Bu kez; ilgisini/bakışını evrenini daha da genişleterek kültür coğrafyasında yolculuklara çıkar.
Mungan’ın sözü/nü getirdiği yer: yazısız yaşam, yaşamsız yazının olamayacağıdır.
Ve bizlere bunları taşıyan/bağlayan/gösterenlerin neler olduğunu anlatmaktadır.
Mungan’ı şiirde eyleyen/buluşturup sürdürenin ne olduğunu anlatan Küre’yi (Poetika Yazıları/Mavi Kitap) nasıl okunmalı?
Eğer Aristoteles’in Poetika’sını, Platon’un Diyaloglar’ını okumuşsanız; şiir sanatının ne olduğunu öğrenme yolunun kuramdan değil yaşamdan, sezgi ve bilgiden geçtiğini bilirsiniz.
Peki, bir şairin “poetik” yolculuğunu anlatmak derdi nereden doğar?
Şiirini anlatmak/açıklamak derdi olamayacağına göre… Şiir üzerine, şiir yolculuğu üzerine düşündüğünü söylemek istemidir bu olsa olsa, diyebiliriz.
Mungan, daha çok, şiirin ne olduğuna dair bakışı/yorumunu yansıtır bu poetik yazılarına.
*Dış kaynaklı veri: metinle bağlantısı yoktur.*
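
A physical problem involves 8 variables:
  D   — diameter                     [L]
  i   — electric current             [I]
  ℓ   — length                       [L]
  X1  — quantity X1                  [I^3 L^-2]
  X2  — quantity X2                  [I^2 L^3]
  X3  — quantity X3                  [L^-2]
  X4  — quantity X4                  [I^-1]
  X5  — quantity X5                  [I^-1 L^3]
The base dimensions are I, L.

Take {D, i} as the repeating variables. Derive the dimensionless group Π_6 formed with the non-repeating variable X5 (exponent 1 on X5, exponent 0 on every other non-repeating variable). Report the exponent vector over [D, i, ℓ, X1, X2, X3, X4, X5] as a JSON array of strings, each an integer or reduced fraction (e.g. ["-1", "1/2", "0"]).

["-3", "1", "0", "0", "0", "0", "0", "1"]

Dimensional matrix (I×L by D×i×ℓ×X1×X2×X3×X4×X5):
  I: [ 0  1  0  3  2  0 -1 -1]
  L: [ 1  0  1 -2  3 -2  0  3]
RREF → pivots at {D,i} ⇒ r = 2
Pivot set = {D,i}, free = {ℓ,X1,X2,X3,X4,X5}
RREF:
  r0: [   1    0    1   -2    3   -2    0    3]
  r1: [   0    1    0    3    2    0   -1   -1]
Fix exponent of X5 at 1, ℓ at 0, X1 at 0, X2 at 0, X3 at 0, X4 at 0; solve each RREF row for its pivot's exponent:
  r0: exp(D) + (3)·1 = 0 ⇒ exp(D) = -3
  r1: exp(i) + (-1)·1 = 0 ⇒ exp(i) = 1
Π_6 = D^-3 · i · X5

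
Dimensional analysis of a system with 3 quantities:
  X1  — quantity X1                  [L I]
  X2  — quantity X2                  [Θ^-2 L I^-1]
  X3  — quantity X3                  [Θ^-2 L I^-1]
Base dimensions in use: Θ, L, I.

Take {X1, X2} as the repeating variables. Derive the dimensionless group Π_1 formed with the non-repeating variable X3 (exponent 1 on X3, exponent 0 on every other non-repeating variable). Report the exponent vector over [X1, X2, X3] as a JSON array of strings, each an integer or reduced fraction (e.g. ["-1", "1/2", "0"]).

["0", "-1", "1"]

Exponent matrix [Θ,L,I] × [X1,X2,X3]:
  Θ: [ 0 -2 -2]
  L: [ 1  1  1]
  I: [ 1 -1 -1]
RREF → pivots at {X1,X2} ⇒ r = 2
Pivot set = {X1,X2}, free = {X3}
RREF:
  r0: [   1    0    0]
  r1: [   0    1    1]
  r2: [   0    0    0]
Fix exponent of X3 at 1; solve each RREF row for its pivot's exponent:
  r0: exp(X1) + (0)·1 = 0 ⇒ exp(X1) = 0
  r1: exp(X2) + (1)·1 = 0 ⇒ exp(X2) = -1
Π_1 = X2^-1 · X3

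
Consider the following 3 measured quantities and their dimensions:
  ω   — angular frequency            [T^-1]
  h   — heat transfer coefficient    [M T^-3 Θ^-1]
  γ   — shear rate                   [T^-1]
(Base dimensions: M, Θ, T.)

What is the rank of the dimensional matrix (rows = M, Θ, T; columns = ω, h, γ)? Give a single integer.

2

Dimensional matrix (M×Θ×T by ω×h×γ):
  M: [ 0  1  0]
  Θ: [ 0 -1  0]
  T: [-1 -3 -1]
Row reduction gives pivot columns ω,h; rank = 2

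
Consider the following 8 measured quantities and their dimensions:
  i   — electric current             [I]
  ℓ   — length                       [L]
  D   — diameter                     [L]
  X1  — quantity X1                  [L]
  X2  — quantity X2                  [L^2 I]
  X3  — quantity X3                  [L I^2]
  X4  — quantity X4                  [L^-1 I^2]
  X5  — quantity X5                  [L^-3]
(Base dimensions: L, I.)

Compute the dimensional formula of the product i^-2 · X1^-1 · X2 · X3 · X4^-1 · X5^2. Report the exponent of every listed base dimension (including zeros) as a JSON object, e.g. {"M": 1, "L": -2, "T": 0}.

Dimensional matrix (L×I by i×ℓ×D×X1×X2×X3×X4×X5):
  L: [ 0  1  1  1  2  1 -1 -3]
  I: [ 1  0  0  0  1  2  2  0]
  [L]: (-2)·0+(-1)·1+(1)·2+(1)·1+(-1)·-1+(2)·-3 = -3
  [I]: (-2)·1+(-1)·0+(1)·1+(1)·2+(-1)·2+(2)·0 = -1
⇒ L^-3 I^-1

{"L": -3, "I": -1}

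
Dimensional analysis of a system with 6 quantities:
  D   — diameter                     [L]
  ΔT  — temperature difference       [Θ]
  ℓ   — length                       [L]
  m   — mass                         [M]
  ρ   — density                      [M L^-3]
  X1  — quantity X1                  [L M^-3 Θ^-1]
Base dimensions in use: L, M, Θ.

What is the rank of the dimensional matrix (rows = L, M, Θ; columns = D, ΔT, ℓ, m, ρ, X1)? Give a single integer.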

Kuşkusuz oradan şiirine bir ayna tutabiliriz. Ama daha çok da hayatın içindekilerin nasıl şiire dönüştürülebildiğini göstermesi öne çıkar diyebilirim. Hem şairin, hem şiir okurunun, hem de dilseverlerin elinden düşürmeyecekleri bir kitaptır Küre.